Kenya: le massacre d'étudiants de Garissa laisse indifférente la gauche des humanistes et humanitaires

Mieux vaut être d'extrême gauche avec Charlie Hebdo que modéré avec les Chrétiens

Le monde ne se lève que contre le massacre de dessinateurs libertaires

Les Chrétiens sont-ils des sous-hommes au Proche-Orient et en Afrique ?

Kenya: tuerie islamiste
(Université de Garissa)
Le Kenya est entré dans trois jours de deuil national à la mémoire des 148 victimes, essentiellement des étudiants, de l'attaque de son université de Garissa, jeudi 2 avril. Prises dans leur sommeil et froidement exécutés sur le campus par un commando de djihadistes, elles sont les victimes de l’attentat le plus sanglant du pays depuis l’attaque de l’ambassade américaine par al-Qaida en 1998. 

Sur les réseaux sociaux, des internautes s'indignent en vain du manque de réaction de la communauté internationale et des media. Le pape lui-même s'évertue à faire bouger le monde. Les Chrétiens d'Occident sont-ils devenus trop individualistes ou sont-ils étouffés par l'idéologie marxiste dominant le monde plus sournoisement que la banque ? Toujours est-il que, privés des relais médiatiques et universitaires, leurs voix ne parviennent pas à se faire entendre. 


Les chrétiens de France sont-ils victimes de leur respect des lois de la République qui fait peser sur eux le poids de la laïcité ? A force de se résigner aux railleries de leur foi et de leurs fidèles, voire à sa mise en procès pour des actions passées auxquelles d'autres opposeraient la prescription des siècles, à force de culpabilité insensée, de contrition et d'auto-flagellation, les Chrétiens paient partout le prix fort de l'enseignement de leurs religions d'amour et de respect.  Ainsi se trouvent-ils face à la barbarie aussi démunis que les démocrates.

Le Kenya, pays chrétien à 80%, a célébré Pâques dans le chagrin
Les messes données à travers le pays -et dans le monde chrétien- ont été dédiées aux personnes tuées jeudi à l'aube sur le campus de l'université148 personnes, essentiellement des étudiants, ont été exécutées par des islamistes shebab somaliens. On parle de martyre, comme si -partie intégrante de leur condition- il s'agissait de leur destin.

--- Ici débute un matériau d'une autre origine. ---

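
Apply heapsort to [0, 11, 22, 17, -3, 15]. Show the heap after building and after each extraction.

Build heap: [22, 17, 15, 11, -3, 0]
Extract 22: [17, 11, 15, 0, -3, 22]
Extract 17: [15, 11, -3, 0, 17, 22]
Extract 15: [11, 0, -3, 15, 17, 22]
Extract 11: [0, -3, 11, 15, 17, 22]
Extract 0: [-3, 0, 11, 15, 17, 22]


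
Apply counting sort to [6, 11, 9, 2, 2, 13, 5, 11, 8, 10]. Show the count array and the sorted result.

Count array: [0, 0, 2, 0, 0, 1, 1, 0, 1, 1, 1, 2, 0, 1]
(count[i] = number of elements equal to i)
Cumulative count: [0, 0, 2, 2, 2, 3, 4, 4, 5, 6, 7, 9, 9, 10]
Sorted: [2, 2, 5, 6, 8, 9, 10, 11, 11, 13]


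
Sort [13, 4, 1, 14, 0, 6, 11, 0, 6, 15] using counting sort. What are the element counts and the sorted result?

Count array: [2, 1, 0, 0, 1, 0, 2, 0, 0, 0, 0, 1, 0, 1, 1, 1]
(count[i] = number of elements equal to i)
Cumulative count: [2, 3, 3, 3, 4, 4, 6, 6, 6, 6, 6, 7, 7, 8, 9, 10]
Sorted: [0, 0, 1, 4, 6, 6, 11, 13, 14, 15]


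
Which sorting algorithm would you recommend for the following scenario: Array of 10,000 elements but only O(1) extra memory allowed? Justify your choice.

Best choice: Heapsort
Reason: Heapsort rearranges the array in place using O(1) auxiliary space and still guarantees O(n log n) time; quicksort partitions in place but needs Theta(log n) stack space for recursion (O(n) in the worst case), and mergesort requires O(n) auxiliary space


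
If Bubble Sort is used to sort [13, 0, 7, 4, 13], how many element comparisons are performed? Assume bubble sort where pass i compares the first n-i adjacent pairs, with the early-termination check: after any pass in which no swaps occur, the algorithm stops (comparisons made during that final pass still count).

Pass 1: compare adjacent pairs (0,1)..(3,4) = 4 comparison(s), 3 swap(s) -> [0, 7, 4, 13, 13]
Pass 2: compare adjacent pairs (0,1)..(2,3) = 3 comparison(s), 1 swap(s) -> [0, 4, 7, 13, 13]
Pass 3: compare adjacent pairs (0,1)..(1,2) = 2 comparison(s), 0 swap(s) -> [0, 4, 7, 13, 13]
No swaps in this pass, so bubble sort stops here.
Total comparisons: 4 + 3 + 2 = 9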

S'en prendre à un pays membre de l'internationale socialiste ou à la Palestine suscite la levée des boucliers des media. Assassiner des dessinateurs provocateurs mobilise la gauche, certes, mais aussi la droite, qui leur sert pourtant couramment de cible, mais exterminer des Chrétiens innocents laisse les mêmes de marbre. Les magnats de la presse socialiste, les actionnaires multimillionnaires de Libération, du Monde ou de L'Obs, relatent et s'en tiennent à une simple couverture qui les rend pourtant complice de génocides: ils auront ensuite  les moyens médiatiques de réécrire l'Histoire tout loisir et de s'exonérer de toute faute déontologique et historique.  
Le président kényan Uhuru Kenyatta a promis une riposte sévère. Mais son gouvernement essuie depuis trois jours les critiques pour son incapacité à enrayer un cycle d'attaques des islamistes shebab sur le sol kényan ayant fait plus de 400 morts depuis mi-2013.
"Contrer le terrorisme est devenu particulièrement difficile, car ceux qui le planifient et le financent sont profondément implantés dans nos communautés et étaient considérés comme des gens ordinaires et inoffensifs", a expliqué Uhuru Kenyatta. Nos djihadistes français, assassins de 17 de leurs concitoyens, n'étaient-ils pas considérés comme sympathiques et inoffensifs par leurs voisins?  Mais "nous ne les laisserons pas continuer à vivre normalement," prévient-il.

La France profonde de l'internet international s'indigne 

Le pape François est-il le chef de combat
dont l'Eglise a besoin ?
Dans le monde entier, des messages de soutien ont été partagés sur twitter, certains dénonçant l'indifférence de la communauté internationale. Un indignation naturelle reprise également par le Pape François lors de son message de Pâques à Rome. Après "jesuischarlie" né des attentats du 7 janvier à Paris, un nouveau mot-clé "Jesuiskenyan" a émergé dans les pays francophones. 

Mais un autre mot-clé envoie aussi un message plus cruel pour la gauche libertaire et révolutionnaire qui s'était enflammée lors de l'assassinat des leurs à Charlie hebdo. "174isNotJustaNumber" dénonce le peu de réactions des chefs d'Etat : Obama lâche un peu al-Assad et Poutine, mais se rabat sur Israël en dédiabolisant l'Iran, pays des ayatollahs sectaires. Il ne manifeste pas plus d'intérêt pour les Chrétiens du Proche-Orient et d'Orient que la moyenne des chefs d'états qui s'acquittent à la sauvette de leur devoir de compassion et retournent à leurs manoeuvres politiciennes. 
Or, ce président des Etats-Unis est d'origine kényane par son père...
Obama, coiffé du turban kenyan, 
lors d'un voyage au Wajir en 2006
Barack Obama n'est pas aussi noir qu'on le dit volontiers. Il est en effet le premier métis afro-américain à la Maison Blanche, car fils d'une Blanche américaine de souche irlandaise et d'un Kényan noir et musulman. La stupéfaction face à l'inertie du prix Nobel de la... paix (2009) est légitime, mais il faut aussi savoir que, pendant la campagne électorale pour l'investiture de 2008, l'éditorialiste Daniel Pipes a révélé que Barack Hussein Obama a  été élevé dans l'islam durant son séjour en Indonésie, entre 6 et 10 ans. Obama nie quant à lui que son foyer était religieux.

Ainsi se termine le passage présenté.